Palaeoenvironmental and palaeoclimatical reconstruction is based mainly on the studies of sedimentology, ostracods and X-Ray Diffraction on sediments. Different palaeoecological statistical tools like PCA and taxonomical indices (Clarke & Warwick 2001) are used on ostracods to observe the repartition and the evolution of the associations with the depositional environments. Theses studies lead to a better understanding of Paleogene palaeoenvironments and their evolution (Fig.8, Picot et al. 2006): the transgressive sequence is very abrupt and floods immediately the Mesozoic bedrock, leading to a coastal marine environment. The regressive sequence shows a progressive evolution from outer marine to brackish continental palaeoenvironments.

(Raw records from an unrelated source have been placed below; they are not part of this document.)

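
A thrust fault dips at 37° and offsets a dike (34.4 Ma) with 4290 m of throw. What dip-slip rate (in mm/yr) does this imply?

0.207 mm/yr

dip-slip = throw / sin(dip) = 4290 m / sin(37°) = 7128 m
rate = 7128 m / 34.4 Ma = 0.000207 m/yr = 0.207 mm/yr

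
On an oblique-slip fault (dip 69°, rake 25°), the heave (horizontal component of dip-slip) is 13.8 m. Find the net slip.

dip-slip = heave / cos(dip) = 13.8 / cos(69°) = 38.51 m
net slip = dip-slip / sin(rake) = 38.51 / sin(25°) = 91.1 m

91.1 m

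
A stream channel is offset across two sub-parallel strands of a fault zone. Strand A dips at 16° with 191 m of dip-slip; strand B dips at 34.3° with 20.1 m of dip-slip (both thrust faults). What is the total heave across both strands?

200 m

heave_A = 191 × cos(16°) = 183.6 m
heave_B = 20.1 × cos(34.3°) = 16.60 m
total = 183.6 + 16.60 = 200 m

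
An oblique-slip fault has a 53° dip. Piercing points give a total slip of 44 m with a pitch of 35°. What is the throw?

dip-slip = net slip × sin(rake) = 44 m × sin(35°) = 25.24 m
throw = dip-slip × sin(dip) = 25.24 × sin(53°) = 20.2 m

20.2 m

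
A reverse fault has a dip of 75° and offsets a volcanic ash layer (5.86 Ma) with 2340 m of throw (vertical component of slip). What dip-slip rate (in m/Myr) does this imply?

413 m/Myr

dip-slip = throw / sin(dip) = 2340 m / sin(75°) = 2423 m
rate = 2423 m / 5.86 Ma = 0.000413 m/yr = 413 m/Myr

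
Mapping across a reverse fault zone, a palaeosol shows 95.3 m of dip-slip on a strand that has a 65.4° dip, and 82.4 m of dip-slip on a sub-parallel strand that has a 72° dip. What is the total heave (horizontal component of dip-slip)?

65.1 m

heave_A = 95.3 × cos(65.4°) = 39.67 m
heave_B = 82.4 × cos(72°) = 25.46 m
total = 39.67 + 25.46 = 65.1 m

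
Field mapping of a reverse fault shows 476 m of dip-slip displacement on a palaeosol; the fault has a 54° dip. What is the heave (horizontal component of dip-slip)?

heave = dip-slip × cos(dip) = 476 m × cos(54°) = 280 m

280 m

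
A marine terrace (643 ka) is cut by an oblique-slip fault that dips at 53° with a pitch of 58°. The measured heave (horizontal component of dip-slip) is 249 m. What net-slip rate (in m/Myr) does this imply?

dip-slip = heave / cos(dip) = 249 / cos(53°) = 413.7 m
net slip = dip-slip / sin(rake) = 413.7 / sin(58°) = 487.9 m
rate = 487.9 m / 643 ka = 0.000759 m/yr = 759 m/Myr

759 m/Myr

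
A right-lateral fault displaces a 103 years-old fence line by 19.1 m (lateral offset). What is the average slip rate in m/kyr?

185 m/kyr

rate = 19.1 m / 103 years = 0.185 m/yr = 185 m/kyr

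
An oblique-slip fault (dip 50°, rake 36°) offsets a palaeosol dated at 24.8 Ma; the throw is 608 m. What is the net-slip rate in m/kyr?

0.0544 m/kyr

dip-slip = throw / sin(dip) = 608 / sin(50°) = 793.7 m
net slip = dip-slip / sin(rake) = 793.7 / sin(36°) = 1350 m
rate = 1350 m / 24.8 Ma = 0.0000544 m/yr = 0.0544 m/kyr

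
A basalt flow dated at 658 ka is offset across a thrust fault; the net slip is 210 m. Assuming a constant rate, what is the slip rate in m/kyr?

0.319 m/kyr

rate = 210 m / 658 ka = 0.000319 m/yr = 0.319 m/kyr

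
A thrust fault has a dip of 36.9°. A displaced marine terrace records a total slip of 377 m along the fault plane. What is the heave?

heave = dip-slip × cos(dip) = 377 m × cos(36.9°) = 301 m

301 m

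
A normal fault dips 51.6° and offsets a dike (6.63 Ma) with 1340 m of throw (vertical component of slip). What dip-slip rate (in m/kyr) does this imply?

dip-slip = throw / sin(dip) = 1340 m / sin(51.6°) = 1710 m
rate = 1710 m / 6.63 Ma = 0.000258 m/yr = 0.258 m/kyr

0.258 m/kyr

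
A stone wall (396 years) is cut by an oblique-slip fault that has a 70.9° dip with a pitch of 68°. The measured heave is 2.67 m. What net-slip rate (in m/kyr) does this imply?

22.2 m/kyr

dip-slip = heave / cos(dip) = 2.67 / cos(70.9°) = 8.160 m
net slip = dip-slip / sin(rake) = 8.160 / sin(68°) = 8.801 m
rate = 8.801 m / 396 years = 0.0222 m/yr = 22.2 m/kyr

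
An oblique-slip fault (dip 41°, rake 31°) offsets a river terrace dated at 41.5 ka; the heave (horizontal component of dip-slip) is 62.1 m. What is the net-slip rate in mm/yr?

3.85 mm/yr

dip-slip = heave / cos(dip) = 62.1 / cos(41°) = 82.28 m
net slip = dip-slip / sin(rake) = 82.28 / sin(31°) = 159.8 m
rate = 159.8 m / 41.5 ka = 0.00385 m/yr = 3.85 mm/yr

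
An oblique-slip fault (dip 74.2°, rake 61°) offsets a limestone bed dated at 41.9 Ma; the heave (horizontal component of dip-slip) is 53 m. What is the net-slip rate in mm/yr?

0.00531 mm/yr

dip-slip = heave / cos(dip) = 53 / cos(74.2°) = 194.7 m
net slip = dip-slip / sin(rake) = 194.7 / sin(61°) = 222.6 m
rate = 222.6 m / 41.9 Ma = 0.00000531 m/yr = 0.00531 mm/yr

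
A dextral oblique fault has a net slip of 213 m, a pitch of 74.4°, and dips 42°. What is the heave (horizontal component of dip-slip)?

152 m

dip-slip = net slip × sin(rake) = 213 m × sin(74.4°) = 205.2 m
heave = dip-slip × cos(dip) = 205.2 × cos(42°) = 152 m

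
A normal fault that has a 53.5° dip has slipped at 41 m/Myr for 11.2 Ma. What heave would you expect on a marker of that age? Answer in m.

273 m

dip-slip = rate × time = 41 m/Myr × 11.2 Ma = 459.2 m
heave = dip-slip × cos(dip) = 459.2 × cos(53.5°) = 273 m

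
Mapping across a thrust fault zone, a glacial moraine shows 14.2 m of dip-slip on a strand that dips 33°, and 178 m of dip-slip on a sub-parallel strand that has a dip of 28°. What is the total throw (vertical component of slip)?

throw_A = 14.2 × sin(33°) = 7.734 m
throw_B = 178 × sin(28°) = 83.57 m
total = 7.734 + 83.57 = 91.3 m

91.3 m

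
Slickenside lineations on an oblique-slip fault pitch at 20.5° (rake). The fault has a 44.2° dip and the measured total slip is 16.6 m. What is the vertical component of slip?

4.05 m

dip-slip = net slip × sin(rake) = 16.6 m × sin(20.5°) = 5.813 m
throw = dip-slip × sin(dip) = 5.813 × sin(44.2°) = 4.05 m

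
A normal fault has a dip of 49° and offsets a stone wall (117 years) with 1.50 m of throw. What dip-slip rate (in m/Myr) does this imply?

17000 m/Myr

dip-slip = throw / sin(dip) = 1.50 m / sin(49°) = 1.988 m
rate = 1.988 m / 117 years = 0.0170 m/yr = 17000 m/Myr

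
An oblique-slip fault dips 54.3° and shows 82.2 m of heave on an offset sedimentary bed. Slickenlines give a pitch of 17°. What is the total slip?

dip-slip = heave / cos(dip) = 82.2 / cos(54.3°) = 140.9 m
net slip = dip-slip / sin(rake) = 140.9 / sin(17°) = 482 m

482 m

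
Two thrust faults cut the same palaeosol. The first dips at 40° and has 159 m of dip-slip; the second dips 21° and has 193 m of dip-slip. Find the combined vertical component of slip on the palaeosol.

171 m

throw_A = 159 × sin(40°) = 102.2 m
throw_B = 193 × sin(21°) = 69.17 m
total = 102.2 + 69.17 = 171 m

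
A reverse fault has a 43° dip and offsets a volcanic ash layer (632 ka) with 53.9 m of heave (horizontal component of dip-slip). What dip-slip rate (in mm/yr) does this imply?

dip-slip = heave / cos(dip) = 53.9 m / cos(43°) = 73.70 m
rate = 73.70 m / 632 ka = 0.000117 m/yr = 0.117 mm/yr

0.117 mm/yr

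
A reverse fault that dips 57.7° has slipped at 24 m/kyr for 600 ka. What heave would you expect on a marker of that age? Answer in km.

dip-slip = rate × time = 24 m/kyr × 600 ka = 14400 m
heave = dip-slip × cos(dip) = 14400 × cos(57.7°) = 7690 m = 7.69 km

7.69 km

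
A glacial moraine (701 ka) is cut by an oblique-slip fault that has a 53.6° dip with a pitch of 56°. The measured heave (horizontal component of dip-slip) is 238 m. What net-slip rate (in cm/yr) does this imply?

0.0690 cm/yr

dip-slip = heave / cos(dip) = 238 / cos(53.6°) = 401.1 m
net slip = dip-slip / sin(rake) = 401.1 / sin(56°) = 483.8 m
rate = 483.8 m / 701 ka = 0.000690 m/yr = 0.0690 cm/yr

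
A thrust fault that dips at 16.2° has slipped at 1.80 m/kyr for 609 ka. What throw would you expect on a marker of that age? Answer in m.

306 m

dip-slip = rate × time = 1.80 m/kyr × 609 ka = 1096 m
throw = dip-slip × sin(dip) = 1096 × sin(16.2°) = 306 m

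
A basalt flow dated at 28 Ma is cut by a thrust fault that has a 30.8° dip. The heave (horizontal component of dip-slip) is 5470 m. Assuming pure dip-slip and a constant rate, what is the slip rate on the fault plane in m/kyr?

0.227 m/kyr

dip-slip = heave / cos(dip) = 5470 m / cos(30.8°) = 6368 m
rate = 6368 m / 28 Ma = 0.000227 m/yr = 0.227 m/kyr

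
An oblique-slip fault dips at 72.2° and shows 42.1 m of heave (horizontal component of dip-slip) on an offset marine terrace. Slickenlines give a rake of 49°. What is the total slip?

182 m

dip-slip = heave / cos(dip) = 42.1 / cos(72.2°) = 137.7 m
net slip = dip-slip / sin(rake) = 137.7 / sin(49°) = 182 m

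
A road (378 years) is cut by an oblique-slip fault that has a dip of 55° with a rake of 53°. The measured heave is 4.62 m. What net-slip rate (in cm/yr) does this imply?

dip-slip = heave / cos(dip) = 4.62 / cos(55°) = 8.055 m
net slip = dip-slip / sin(rake) = 8.055 / sin(53°) = 10.09 m
rate = 10.09 m / 378 years = 0.0267 m/yr = 2.67 cm/yr

2.67 cm/yr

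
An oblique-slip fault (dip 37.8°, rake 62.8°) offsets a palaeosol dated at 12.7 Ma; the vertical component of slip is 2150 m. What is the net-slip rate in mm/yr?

0.311 mm/yr

dip-slip = throw / sin(dip) = 2150 / sin(37.8°) = 3508 m
net slip = dip-slip / sin(rake) = 3508 / sin(62.8°) = 3944 m
rate = 3944 m / 12.7 Ma = 0.000311 m/yr = 0.311 mm/yr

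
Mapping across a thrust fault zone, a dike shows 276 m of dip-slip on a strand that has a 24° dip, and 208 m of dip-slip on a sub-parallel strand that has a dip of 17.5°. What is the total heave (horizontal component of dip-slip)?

451 m

heave_A = 276 × cos(24°) = 252.1 m
heave_B = 208 × cos(17.5°) = 198.4 m
total = 252.1 + 198.4 = 451 m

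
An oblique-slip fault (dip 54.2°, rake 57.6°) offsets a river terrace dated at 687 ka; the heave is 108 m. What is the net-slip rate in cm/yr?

0.0318 cm/yr

dip-slip = heave / cos(dip) = 108 / cos(54.2°) = 184.6 m
net slip = dip-slip / sin(rake) = 184.6 / sin(57.6°) = 218.7 m
rate = 218.7 m / 687 ka = 0.000318 m/yr = 0.0318 cm/yr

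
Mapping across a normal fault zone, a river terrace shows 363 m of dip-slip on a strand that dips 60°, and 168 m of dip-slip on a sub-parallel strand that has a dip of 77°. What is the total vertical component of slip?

478 m

throw_A = 363 × sin(60°) = 314.4 m
throw_B = 168 × sin(77°) = 163.7 m
total = 314.4 + 163.7 = 478 m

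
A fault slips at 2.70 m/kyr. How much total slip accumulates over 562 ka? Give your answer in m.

slip = rate × time = 2.70 m/kyr × 562 ka = 1520 m

1520 m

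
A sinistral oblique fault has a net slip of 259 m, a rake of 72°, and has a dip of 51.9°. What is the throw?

dip-slip = net slip × sin(rake) = 259 m × sin(72°) = 246.3 m
throw = dip-slip × sin(dip) = 246.3 × sin(51.9°) = 194 m

194 m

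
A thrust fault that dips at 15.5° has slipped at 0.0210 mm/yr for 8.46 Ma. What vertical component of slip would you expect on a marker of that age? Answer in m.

dip-slip = rate × time = 0.0210 mm/yr × 8.46 Ma = 177.7 m
throw = dip-slip × sin(dip) = 177.7 × sin(15.5°) = 47.5 m

47.5 m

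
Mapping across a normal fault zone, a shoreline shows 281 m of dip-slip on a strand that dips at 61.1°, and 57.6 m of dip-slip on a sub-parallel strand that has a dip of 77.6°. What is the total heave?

148 m

heave_A = 281 × cos(61.1°) = 135.8 m
heave_B = 57.6 × cos(77.6°) = 12.37 m
total = 135.8 + 12.37 = 148 m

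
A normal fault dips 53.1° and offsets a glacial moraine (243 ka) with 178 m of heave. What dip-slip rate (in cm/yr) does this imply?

dip-slip = heave / cos(dip) = 178 m / cos(53.1°) = 296.5 m
rate = 296.5 m / 243 ka = 0.00122 m/yr = 0.122 cm/yr

0.122 cm/yr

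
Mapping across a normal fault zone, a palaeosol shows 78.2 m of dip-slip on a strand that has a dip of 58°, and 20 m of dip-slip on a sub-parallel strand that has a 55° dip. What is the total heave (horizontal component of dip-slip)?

heave_A = 78.2 × cos(58°) = 41.44 m
heave_B = 20 × cos(55°) = 11.47 m
total = 41.44 + 11.47 = 52.9 m

52.9 m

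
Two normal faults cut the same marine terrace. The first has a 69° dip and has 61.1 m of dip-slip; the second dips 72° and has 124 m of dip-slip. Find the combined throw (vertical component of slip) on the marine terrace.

175 m

throw_A = 61.1 × sin(69°) = 57.04 m
throw_B = 124 × sin(72°) = 117.9 m
total = 57.04 + 117.9 = 175 m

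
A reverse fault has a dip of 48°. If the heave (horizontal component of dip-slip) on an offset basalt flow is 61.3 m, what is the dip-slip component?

dip-slip = heave / cos(dip) = 61.3 / cos(48°) = 91.6 m

91.6 m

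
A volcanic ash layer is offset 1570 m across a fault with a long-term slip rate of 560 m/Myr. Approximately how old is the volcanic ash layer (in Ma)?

2.80 Ma

age = offset / rate = 1570 m / (560 m/Myr) = 2.8e+06 yr = 2.80 Ma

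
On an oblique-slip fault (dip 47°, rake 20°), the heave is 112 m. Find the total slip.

480 m

dip-slip = heave / cos(dip) = 112 / cos(47°) = 164.2 m
net slip = dip-slip / sin(rake) = 164.2 / sin(20°) = 480 m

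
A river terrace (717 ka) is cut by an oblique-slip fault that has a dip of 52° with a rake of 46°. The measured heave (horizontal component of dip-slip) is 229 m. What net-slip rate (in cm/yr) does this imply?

0.0721 cm/yr

dip-slip = heave / cos(dip) = 229 / cos(52°) = 372 m
net slip = dip-slip / sin(rake) = 372 / sin(46°) = 517.1 m
rate = 517.1 m / 717 ka = 0.000721 m/yr = 0.0721 cm/yr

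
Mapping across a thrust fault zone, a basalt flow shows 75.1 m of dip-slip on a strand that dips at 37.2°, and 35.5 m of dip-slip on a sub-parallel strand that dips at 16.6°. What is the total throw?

55.5 m

throw_A = 75.1 × sin(37.2°) = 45.41 m
throw_B = 35.5 × sin(16.6°) = 10.14 m
total = 45.41 + 10.14 = 55.5 m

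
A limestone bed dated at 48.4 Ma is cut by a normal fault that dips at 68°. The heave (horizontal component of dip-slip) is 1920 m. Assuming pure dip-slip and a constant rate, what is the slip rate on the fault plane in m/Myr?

dip-slip = heave / cos(dip) = 1920 m / cos(68°) = 5125 m
rate = 5125 m / 48.4 Ma = 0.000106 m/yr = 106 m/Myr

106 m/Myr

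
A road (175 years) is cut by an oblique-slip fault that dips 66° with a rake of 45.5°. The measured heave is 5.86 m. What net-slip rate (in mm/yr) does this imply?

115 mm/yr

dip-slip = heave / cos(dip) = 5.86 / cos(66°) = 14.41 m
net slip = dip-slip / sin(rake) = 14.41 / sin(45.5°) = 20.20 m
rate = 20.20 m / 175 years = 0.115 m/yr = 115 mm/yr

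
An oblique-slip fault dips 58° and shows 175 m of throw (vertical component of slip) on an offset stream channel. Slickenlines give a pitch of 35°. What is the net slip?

dip-slip = throw / sin(dip) = 175 / sin(58°) = 206.4 m
net slip = dip-slip / sin(rake) = 206.4 / sin(35°) = 360 m

360 m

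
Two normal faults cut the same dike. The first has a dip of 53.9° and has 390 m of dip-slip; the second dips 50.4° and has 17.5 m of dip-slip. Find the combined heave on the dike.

241 m

heave_A = 390 × cos(53.9°) = 229.8 m
heave_B = 17.5 × cos(50.4°) = 11.15 m
total = 229.8 + 11.15 = 241 m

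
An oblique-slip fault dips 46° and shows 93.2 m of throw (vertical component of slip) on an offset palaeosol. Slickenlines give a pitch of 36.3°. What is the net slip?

219 m

dip-slip = throw / sin(dip) = 93.2 / sin(46°) = 129.6 m
net slip = dip-slip / sin(rake) = 129.6 / sin(36.3°) = 219 m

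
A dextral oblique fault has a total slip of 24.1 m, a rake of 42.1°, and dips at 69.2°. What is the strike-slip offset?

17.9 m

strike-slip = net slip × cos(rake) = 24.1 m × cos(42.1°) = 17.9 m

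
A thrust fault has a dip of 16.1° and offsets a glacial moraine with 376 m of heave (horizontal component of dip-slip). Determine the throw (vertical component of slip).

109 m

throw = heave × tan(dip) = 376 × tan(16.1°) = 109 m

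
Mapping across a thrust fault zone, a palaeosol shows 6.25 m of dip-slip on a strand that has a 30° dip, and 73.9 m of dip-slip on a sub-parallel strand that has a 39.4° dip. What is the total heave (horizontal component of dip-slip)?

62.5 m

heave_A = 6.25 × cos(30°) = 5.413 m
heave_B = 73.9 × cos(39.4°) = 57.11 m
total = 5.413 + 57.11 = 62.5 m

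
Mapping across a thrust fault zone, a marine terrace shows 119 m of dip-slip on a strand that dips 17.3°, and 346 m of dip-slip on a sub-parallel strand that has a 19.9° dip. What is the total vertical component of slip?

throw_A = 119 × sin(17.3°) = 35.39 m
throw_B = 346 × sin(19.9°) = 117.8 m
total = 35.39 + 117.8 = 153 m

153 m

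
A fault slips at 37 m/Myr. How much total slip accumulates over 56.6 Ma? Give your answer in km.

slip = rate × time = 37 m/Myr × 56.6 Ma = 2090 m = 2.09 km

2.09 km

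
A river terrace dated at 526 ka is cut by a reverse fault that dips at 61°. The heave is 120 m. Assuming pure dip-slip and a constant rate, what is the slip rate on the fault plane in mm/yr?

0.471 mm/yr

dip-slip = heave / cos(dip) = 120 m / cos(61°) = 247.5 m
rate = 247.5 m / 526 ka = 0.000471 m/yr = 0.471 mm/yr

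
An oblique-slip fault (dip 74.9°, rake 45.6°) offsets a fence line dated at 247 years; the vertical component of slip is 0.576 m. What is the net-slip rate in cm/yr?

dip-slip = throw / sin(dip) = 0.576 / sin(74.9°) = 0.5966 m
net slip = dip-slip / sin(rake) = 0.5966 / sin(45.6°) = 0.8350 m
rate = 0.8350 m / 247 years = 0.00338 m/yr = 0.338 cm/yr

0.338 cm/yr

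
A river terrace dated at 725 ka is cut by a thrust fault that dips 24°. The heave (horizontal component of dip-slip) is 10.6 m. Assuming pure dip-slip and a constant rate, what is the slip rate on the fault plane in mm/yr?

dip-slip = heave / cos(dip) = 10.6 m / cos(24°) = 11.60 m
rate = 11.60 m / 725 ka = 0.0000160 m/yr = 0.0160 mm/yr

0.0160 mm/yr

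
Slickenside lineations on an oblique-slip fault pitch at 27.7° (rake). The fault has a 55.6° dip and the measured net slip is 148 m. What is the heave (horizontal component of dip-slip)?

dip-slip = net slip × sin(rake) = 148 m × sin(27.7°) = 68.80 m
heave = dip-slip × cos(dip) = 68.80 × cos(55.6°) = 38.9 m

38.9 m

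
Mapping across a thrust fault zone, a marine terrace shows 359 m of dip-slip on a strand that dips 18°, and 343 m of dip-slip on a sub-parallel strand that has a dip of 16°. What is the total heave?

heave_A = 359 × cos(18°) = 341.4 m
heave_B = 343 × cos(16°) = 329.7 m
total = 341.4 + 329.7 = 671 m

671 m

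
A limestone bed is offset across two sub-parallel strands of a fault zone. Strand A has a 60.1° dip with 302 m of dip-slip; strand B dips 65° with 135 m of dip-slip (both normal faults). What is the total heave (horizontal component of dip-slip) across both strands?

heave_A = 302 × cos(60.1°) = 150.5 m
heave_B = 135 × cos(65°) = 57.05 m
total = 150.5 + 57.05 = 208 m

208 m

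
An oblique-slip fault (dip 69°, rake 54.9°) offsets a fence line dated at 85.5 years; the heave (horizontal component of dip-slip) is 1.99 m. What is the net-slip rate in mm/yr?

dip-slip = heave / cos(dip) = 1.99 / cos(69°) = 5.553 m
net slip = dip-slip / sin(rake) = 5.553 / sin(54.9°) = 6.787 m
rate = 6.787 m / 85.5 years = 0.0794 m/yr = 79.4 mm/yr

79.4 mm/yr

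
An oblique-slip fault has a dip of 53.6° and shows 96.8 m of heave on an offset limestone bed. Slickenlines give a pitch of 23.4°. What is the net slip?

411 m

dip-slip = heave / cos(dip) = 96.8 / cos(53.6°) = 163.1 m
net slip = dip-slip / sin(rake) = 163.1 / sin(23.4°) = 411 m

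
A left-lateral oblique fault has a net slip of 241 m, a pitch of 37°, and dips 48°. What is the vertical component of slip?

dip-slip = net slip × sin(rake) = 241 m × sin(37°) = 145 m
throw = dip-slip × sin(dip) = 145 × sin(48°) = 108 m

108 m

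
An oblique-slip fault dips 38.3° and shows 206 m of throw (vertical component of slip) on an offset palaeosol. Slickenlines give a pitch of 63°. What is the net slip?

373 m

dip-slip = throw / sin(dip) = 206 / sin(38.3°) = 332.4 m
net slip = dip-slip / sin(rake) = 332.4 / sin(63°) = 373 m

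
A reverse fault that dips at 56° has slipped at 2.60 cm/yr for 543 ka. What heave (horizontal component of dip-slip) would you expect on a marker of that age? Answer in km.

7.89 km

dip-slip = rate × time = 2.60 cm/yr × 543 ka = 14120 m
heave = dip-slip × cos(dip) = 14120 × cos(56°) = 7890 m = 7.89 km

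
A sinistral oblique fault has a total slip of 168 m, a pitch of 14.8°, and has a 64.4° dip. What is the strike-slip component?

162 m

strike-slip = net slip × cos(rake) = 168 m × cos(14.8°) = 162 m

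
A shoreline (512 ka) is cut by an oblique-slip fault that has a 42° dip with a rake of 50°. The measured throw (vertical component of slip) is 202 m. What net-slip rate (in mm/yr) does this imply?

dip-slip = throw / sin(dip) = 202 / sin(42°) = 301.9 m
net slip = dip-slip / sin(rake) = 301.9 / sin(50°) = 394.1 m
rate = 394.1 m / 512 ka = 0.000770 m/yr = 0.770 mm/yr

0.770 mm/yr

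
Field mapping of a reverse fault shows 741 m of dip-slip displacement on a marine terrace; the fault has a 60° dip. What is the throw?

throw = dip-slip × sin(dip) = 741 m × sin(60°) = 642 m

642 m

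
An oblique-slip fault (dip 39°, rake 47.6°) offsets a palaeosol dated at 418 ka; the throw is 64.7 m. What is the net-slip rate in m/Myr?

333 m/Myr

dip-slip = throw / sin(dip) = 64.7 / sin(39°) = 102.8 m
net slip = dip-slip / sin(rake) = 102.8 / sin(47.6°) = 139.2 m
rate = 139.2 m / 418 ka = 0.000333 m/yr = 333 m/Myr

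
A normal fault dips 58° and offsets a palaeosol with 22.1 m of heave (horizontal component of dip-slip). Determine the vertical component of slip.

throw = heave × tan(dip) = 22.1 × tan(58°) = 35.4 m

35.4 m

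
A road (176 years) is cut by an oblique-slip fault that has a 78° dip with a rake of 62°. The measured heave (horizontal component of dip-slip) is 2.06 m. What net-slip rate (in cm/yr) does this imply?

6.38 cm/yr

dip-slip = heave / cos(dip) = 2.06 / cos(78°) = 9.908 m
net slip = dip-slip / sin(rake) = 9.908 / sin(62°) = 11.22 m
rate = 11.22 m / 176 years = 0.0638 m/yr = 6.38 cm/yr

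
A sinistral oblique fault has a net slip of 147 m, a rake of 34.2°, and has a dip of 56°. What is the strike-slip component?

strike-slip = net slip × cos(rake) = 147 m × cos(34.2°) = 122 m

122 m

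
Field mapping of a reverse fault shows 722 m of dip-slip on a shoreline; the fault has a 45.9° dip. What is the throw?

518 m

throw = dip-slip × sin(dip) = 722 m × sin(45.9°) = 518 m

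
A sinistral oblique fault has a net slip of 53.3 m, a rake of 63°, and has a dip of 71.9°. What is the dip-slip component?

47.5 m

dip-slip = net slip × sin(rake) = 53.3 m × sin(63°) = 47.5 m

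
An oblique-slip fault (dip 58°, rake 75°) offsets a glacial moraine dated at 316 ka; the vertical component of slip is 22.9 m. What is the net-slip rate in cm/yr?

0.00885 cm/yr

dip-slip = throw / sin(dip) = 22.9 / sin(58°) = 27 m
net slip = dip-slip / sin(rake) = 27 / sin(75°) = 27.96 m
rate = 27.96 m / 316 ka = 0.0000885 m/yr = 0.00885 cm/yr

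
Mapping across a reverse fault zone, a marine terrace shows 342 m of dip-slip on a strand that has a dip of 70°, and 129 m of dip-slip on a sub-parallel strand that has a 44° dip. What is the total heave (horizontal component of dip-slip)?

210 m

heave_A = 342 × cos(70°) = 117 m
heave_B = 129 × cos(44°) = 92.79 m
total = 117 + 92.79 = 210 m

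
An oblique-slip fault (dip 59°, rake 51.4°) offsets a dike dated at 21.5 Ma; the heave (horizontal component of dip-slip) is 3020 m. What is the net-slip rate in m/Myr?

dip-slip = heave / cos(dip) = 3020 / cos(59°) = 5864 m
net slip = dip-slip / sin(rake) = 5864 / sin(51.4°) = 7503 m
rate = 7503 m / 21.5 Ma = 0.000349 m/yr = 349 m/Myr

349 m/Myr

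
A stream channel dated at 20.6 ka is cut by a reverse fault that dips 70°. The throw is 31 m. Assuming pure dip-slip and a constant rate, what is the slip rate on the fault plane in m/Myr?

dip-slip = throw / sin(dip) = 31 m / sin(70°) = 32.99 m
rate = 32.99 m / 20.6 ka = 0.00160 m/yr = 1600 m/Myr

1600 m/Myr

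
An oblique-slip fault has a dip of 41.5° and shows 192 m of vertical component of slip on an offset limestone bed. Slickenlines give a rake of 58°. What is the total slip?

342 m

dip-slip = throw / sin(dip) = 192 / sin(41.5°) = 289.8 m
net slip = dip-slip / sin(rake) = 289.8 / sin(58°) = 342 m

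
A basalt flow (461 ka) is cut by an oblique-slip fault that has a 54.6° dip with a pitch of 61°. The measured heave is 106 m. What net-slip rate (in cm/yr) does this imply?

0.0454 cm/yr

dip-slip = heave / cos(dip) = 106 / cos(54.6°) = 183 m
net slip = dip-slip / sin(rake) = 183 / sin(61°) = 209.2 m
rate = 209.2 m / 461 ka = 0.000454 m/yr = 0.0454 cm/yr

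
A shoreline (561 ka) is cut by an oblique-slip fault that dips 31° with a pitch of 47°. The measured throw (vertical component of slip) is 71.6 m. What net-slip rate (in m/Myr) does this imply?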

New biostratigraphical data allow, for the first time, the dating of the rhinish UMM transgression and regression in this area, corresponding to the stratigraphical nannofossil biozone NP22. Clay analyze shows an increase of the climate seasonality along the section. Heavy mineral study shows that the draining systems was constituted of different sources of materials, coming from the Scandinavian Shield, the Massif Central zone, and from the Vosges and the Black Forest areas, but without inputs from the Alpine zone. The transgression appears to be synchronous in the whole area whereas the regression is clearly diachronous. The regression shows that the shoreline moved westwards, suggesting a connection between the south of the Rhine Graben and the Bresse Graben.